Es gibt sehr viele Tierschutzorganisationen, die Tiere aus dem Ausland vermitteln. Die meisten machen gute Arbeit, leisten auch Hilfe vor Ort und versuchen, durch Kastrationen zu verhindern, dass immer mehr Hunde nachkommen. Leider gibt es aber auch immer wieder schwarze Schafe. So kommt es immer wieder dazu, dass der Hund, der letztendlich in Deutschland ankommt, wenig mit dem aus der Beschreibung gemein hat.

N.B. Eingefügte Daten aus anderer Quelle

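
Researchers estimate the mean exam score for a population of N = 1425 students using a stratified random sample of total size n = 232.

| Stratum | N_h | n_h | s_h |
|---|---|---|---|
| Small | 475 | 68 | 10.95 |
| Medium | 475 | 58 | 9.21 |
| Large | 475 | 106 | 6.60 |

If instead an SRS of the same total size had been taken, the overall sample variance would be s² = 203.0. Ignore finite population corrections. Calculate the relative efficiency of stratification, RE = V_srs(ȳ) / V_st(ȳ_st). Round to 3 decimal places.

RE ≈ 2.165

V̂(ȳ_st) = Σ W_h² s_h²/n_h, with W_h = N_h/N and N = 1425:
  stratum Small: (475/1425)²·10.95²/68 = 0.195919
  stratum Medium: (475/1425)²·9.21²/58 = 0.162498
  stratum Large: (475/1425)²·6.60²/106 = 0.0456604
V_st = 0.404078
V_srs = s²/n = 203.0/232 = 0.875
Relative efficiency = V_srs / V_st = 0.875/0.404078 = 2.1654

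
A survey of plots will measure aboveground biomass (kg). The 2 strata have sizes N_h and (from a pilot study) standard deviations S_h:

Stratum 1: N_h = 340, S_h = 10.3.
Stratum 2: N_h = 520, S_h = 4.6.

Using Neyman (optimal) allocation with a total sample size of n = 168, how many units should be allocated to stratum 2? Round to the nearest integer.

Neyman allocation: n_h = n · N_h S_h / Σ N_i S_i, with n = 168.
  stratum 1: N_h·S_h = 340·10.3 = 3502.00
  stratum 2: N_h·S_h = 520·4.6 = 2392.00
Σ N_h S_h = 5894.00
n for stratum 2 = 168·2392.00/5894.00 = 68.181 → 68

68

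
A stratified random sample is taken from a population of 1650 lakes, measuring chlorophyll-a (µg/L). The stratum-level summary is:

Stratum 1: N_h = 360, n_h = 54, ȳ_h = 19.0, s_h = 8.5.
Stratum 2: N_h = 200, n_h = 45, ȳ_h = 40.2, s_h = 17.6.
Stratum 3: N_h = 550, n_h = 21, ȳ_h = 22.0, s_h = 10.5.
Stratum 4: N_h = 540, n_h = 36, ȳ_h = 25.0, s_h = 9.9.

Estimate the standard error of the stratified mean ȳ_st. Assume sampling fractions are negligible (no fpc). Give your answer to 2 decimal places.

SE(ȳ_st) ≈ 1.02

V̂(ȳ_st) = Σ W_h² s_h²/n_h, with W_h = N_h/N and N = 1650:
  stratum 1: (360/1650)²·8.5²/54 = 0.0636915
  stratum 2: (200/1650)²·17.6²/45 = 0.101136
  stratum 3: (550/1650)²·10.5²/21 = 0.583333
  stratum 4: (540/1650)²·9.9²/36 = 0.2916
V̂(ȳ_st) = 1.03976
SE(ȳ_st) = √1.03976 = 1.01969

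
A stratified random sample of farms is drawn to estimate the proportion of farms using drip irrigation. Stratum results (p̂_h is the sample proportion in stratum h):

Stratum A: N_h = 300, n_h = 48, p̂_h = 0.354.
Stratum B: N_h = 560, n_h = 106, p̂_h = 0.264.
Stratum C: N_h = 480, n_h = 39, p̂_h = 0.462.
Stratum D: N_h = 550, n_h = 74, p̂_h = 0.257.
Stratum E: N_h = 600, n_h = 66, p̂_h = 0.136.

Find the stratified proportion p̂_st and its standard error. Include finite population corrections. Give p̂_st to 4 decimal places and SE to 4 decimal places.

p̂_st ≈ 0.2806, SE ≈ 0.0237

N = 2490; stratum weights W_h = N_h/N.
p̂_st = Σ W_h p̂_h = (300·0.354 + 560·0.264 + 480·0.462 + 550·0.257 + 600·0.136)/2490 = 0.28062
V̂(p̂_st) = Σ W_h² (1 − n_h/N_h) p̂_h(1−p̂_h)/(n_h−1):
  stratum A: (300/2490)²·(1 − 48/300)·0.354·0.646/47 = 5.93282e-05
  stratum B: (560/2490)²·(1 − 106/560)·0.264·0.736/105 = 7.58818e-05
  stratum C: (480/2490)²·(1 − 39/480)·0.462·0.538/38 = 0.000223317
  stratum D: (550/2490)²·(1 − 74/550)·0.257·0.743/73 = 0.000110451
  stratum E: (600/2490)²·(1 − 66/600)·0.136·0.864/65 = 9.34185e-05
V̂(p̂_st) = 0.000562397; SE = √V̂ = 0.0237149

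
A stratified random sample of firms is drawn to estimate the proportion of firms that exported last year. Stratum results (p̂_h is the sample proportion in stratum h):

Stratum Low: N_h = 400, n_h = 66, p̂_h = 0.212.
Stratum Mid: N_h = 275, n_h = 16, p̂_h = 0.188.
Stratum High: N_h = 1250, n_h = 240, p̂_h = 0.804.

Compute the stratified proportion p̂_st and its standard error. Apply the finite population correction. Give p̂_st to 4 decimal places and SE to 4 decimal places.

p̂_st ≈ 0.5930, SE ≈ 0.0226

N = 1925; stratum weights W_h = N_h/N.
p̂_st = Σ W_h p̂_h = (400·0.212 + 275·0.188 + 1250·0.804)/1925 = 0.59299
V̂(p̂_st) = Σ W_h² (1 − n_h/N_h) p̂_h(1−p̂_h)/(n_h−1):
  stratum Low: (400/1925)²·(1 − 66/400)·0.212·0.788/65 = 9.26603e-05
  stratum Mid: (275/1925)²·(1 − 16/275)·0.188·0.812/15 = 0.000195611
  stratum High: (1250/1925)²·(1 − 240/1250)·0.804·0.196/239 = 0.000224638
V̂(p̂_st) = 0.00051291; SE = √V̂ = 0.0226475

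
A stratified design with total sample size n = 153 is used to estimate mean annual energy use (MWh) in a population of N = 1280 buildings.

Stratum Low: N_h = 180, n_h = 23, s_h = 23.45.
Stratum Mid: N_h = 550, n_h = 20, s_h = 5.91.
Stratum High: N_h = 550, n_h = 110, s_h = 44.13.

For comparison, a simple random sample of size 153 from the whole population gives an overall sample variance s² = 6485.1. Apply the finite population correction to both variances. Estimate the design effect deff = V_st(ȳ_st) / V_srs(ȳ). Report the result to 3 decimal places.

deff ≈ 0.089

V̂(ȳ_st) = Σ W_h² (1 − n_h/N_h) s_h²/n_h, with W_h = N_h/N and N = 1280:
  stratum Low: (180/1280)²·(1 − 23/180)·23.45²/23 = 0.412392
  stratum Mid: (550/1280)²·(1 − 20/550)·5.91²/20 = 0.310716
  stratum High: (550/1280)²·(1 − 110/550)·44.13²/110 = 2.61499
V_st = 3.3381
V_srs = (1 − 153/1280)·6485.1/153 = 37.3198
deff = V_st / V_srs = 3.3381/37.3198 = 0.0894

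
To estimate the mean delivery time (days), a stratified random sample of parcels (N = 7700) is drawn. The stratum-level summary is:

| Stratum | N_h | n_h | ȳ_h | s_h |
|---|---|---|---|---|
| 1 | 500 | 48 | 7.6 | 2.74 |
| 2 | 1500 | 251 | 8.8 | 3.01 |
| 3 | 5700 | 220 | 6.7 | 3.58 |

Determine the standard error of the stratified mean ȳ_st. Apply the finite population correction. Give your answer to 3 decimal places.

SE(ȳ_st) ≈ 0.180

V̂(ȳ_st) = Σ W_h² (1 − n_h/N_h) s_h²/n_h, with W_h = N_h/N and N = 7700:
  stratum 1: (500/7700)²·(1 − 48/500)·2.74²/48 = 0.000596193
  stratum 2: (1500/7700)²·(1 − 251/1500)·3.01²/251 = 0.0011406
  stratum 3: (5700/7700)²·(1 − 220/5700)·3.58²/220 = 0.0306914
V̂(ȳ_st) = 0.0324282
SE(ȳ_st) = √0.0324282 = 0.180078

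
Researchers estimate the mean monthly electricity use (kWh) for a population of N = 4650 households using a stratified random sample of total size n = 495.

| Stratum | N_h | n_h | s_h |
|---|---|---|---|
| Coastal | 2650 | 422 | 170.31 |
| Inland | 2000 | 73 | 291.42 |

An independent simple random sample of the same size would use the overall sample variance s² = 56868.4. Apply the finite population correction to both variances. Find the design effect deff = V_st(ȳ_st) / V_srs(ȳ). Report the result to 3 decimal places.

deff ≈ 2.203

V̂(ȳ_st) = Σ W_h² (1 − n_h/N_h) s_h²/n_h, with W_h = N_h/N and N = 4650:
  stratum Coastal: (2650/4650)²·(1 − 422/2650)·170.31²/422 = 18.7682
  stratum Inland: (2000/4650)²·(1 − 73/2000)·291.42²/73 = 207.358
V_st = 226.127
V_srs = (1 − 495/4650)·56868.4/495 = 102.656
deff = V_st / V_srs = 226.127/102.656 = 2.2028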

Statt einen kinderlieben Schmuser bekommst du dann einen dominanten Herdenschutzhund, der besser mit den Kindern nicht alleingelassen werden sollte. Hier ist es wichtig, sich im Vorfeld mit anderen Hundehaltern auszutauschen und vor allem das Kleingedruckte zu lesen. Es macht keinen Sinn, einen Hund zu behalten, der nicht zu deiner Lebenssituation passt und dessen Bedürfnisse du vielleicht nicht erfüllen kannst.

Einen Hund von der Straße adoptieren

Anders sieht es aus, wenn du im Urlaub einen aufgeschlossenen und zutraulichen Straßenhund kennenlernst und von der Straße weg adoptierst. Ich kenne mehrere Menschen, die einen Hund adoptiert und es nie bereut haben. Die Tiere haben sicherlich auch schon schlechte Erfahrungen mit Menschen gemacht, aber sie waren nicht in einem Zwinger eingesperrt, und das macht wohl den Unterschied. Sie haben gelernt, dass es auch gute Menschen gibt, die ihnen futter geben. Straßenhunde sind oft überraschend gut sozialisiert, sowohl Menschen als auch anderen Hunden gegenüber, sie werden sehr schnell stubenrein (wenn sie es nicht sowieso schon sind) und kommen oft auch mit Kindern und Katzen zurecht. Wenn du also einen Hund findest, der dir freundlich begegnet, ohne ängstlich zu sein, hat dieser durchaus das Potenzial, dein Traumhund zu werden.